Много позже, придя уже в себя, он ничего больше не рассказывал, молчал и маялся от бессонницы – разучился спать. К мясу никогда больше не притрагивался – навсегда запомнил зловоние, исходившее от гниющего под необъяснимо жарким зимним солнцем мертвого стада.

Дождавшись, когда Алексан с Цолаком появятся на развилке дорог, Мануш, охая от боли в ноющих суставах, спешила по чердачной лестнице вниз – заниматься домашними делами. Цолак так и не признался другу, что капкан на участке поставил не он, и матери запретил говорить об этом – я мужчина, мне и отвечать.
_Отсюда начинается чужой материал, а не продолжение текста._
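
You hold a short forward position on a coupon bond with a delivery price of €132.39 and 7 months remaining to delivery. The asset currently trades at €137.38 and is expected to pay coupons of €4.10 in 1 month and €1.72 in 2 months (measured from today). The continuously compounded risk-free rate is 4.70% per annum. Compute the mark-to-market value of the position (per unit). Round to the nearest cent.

PV(remaining coupons) I = 4.10·e^(−0.0470·1/12) + 1.72·e^(−0.0470·2/12) = 5.7906
Current forward F = (S − I)·e^(rT) = (137.38 − 5.7906)·e^(0.0470·7/12) = 131.5894 × 1.027796 = 135.2471
Value (long) = (F − K)·e^(−rT) = (135.2471 − 132.39) × 0.972956 = 2.7798
Short position value = −(long value) = -€2.78

-€2.78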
Мануш поплакала, но смирилась, если сыну угодно на этом свете держать за нее ответ, то и пусть, все одно на том свете делать это ей.

«Жизнь слишком коротка, чтобы помнить обиды, – любил повторять покойный муж. – Отсекай лишнее и живи, не оглядываясь». Цолак так и делал, а вот она не смогла. Не захотела. Цепенела душой, черствела сердцем. Не простила мужу того, что он, не послушавшись ее, ушел на добровольную смерть. «Разве твое глупое безрассудство стоило моего одиночества и слез?» – спрашивала Мануш, перебирая в памяти невыносимые годы, когда без помощи Цолака, тяжело и долго возвращавшегося к жизни, она вынуждена была одна поднимать младших детей. «Разве это стоило здоровья нашего сына?» – терзалась она вопросом, ответ на который ей так и не суждено было получить.

Прогулка


Азинанц Агапи собиралась на прогулку ближе к вечеру. Шла вниз по пологой, вымощенной мелкой брусчаткой улице до самого ее конца, а потом поворачивала направо – к роднику. Там она не останавливалась – на обратном пути напьется.

Проходила мимо мелких лавочек и мастерских, заглядывая в каждую. Зеленщик неловко перебирал скоропортящуюся кинзу и водяной салат, бакалейщик отсыпал в бумажные кульки изюм и орехи. У портного стрекотала швейная машинка и пахло раскаленным утюгом. В обувной мастерской, стыдливо подобрав под себя ногу в простом чулке, сидела пожилая женщина в темном платке – сапожник чинил ей ботинок.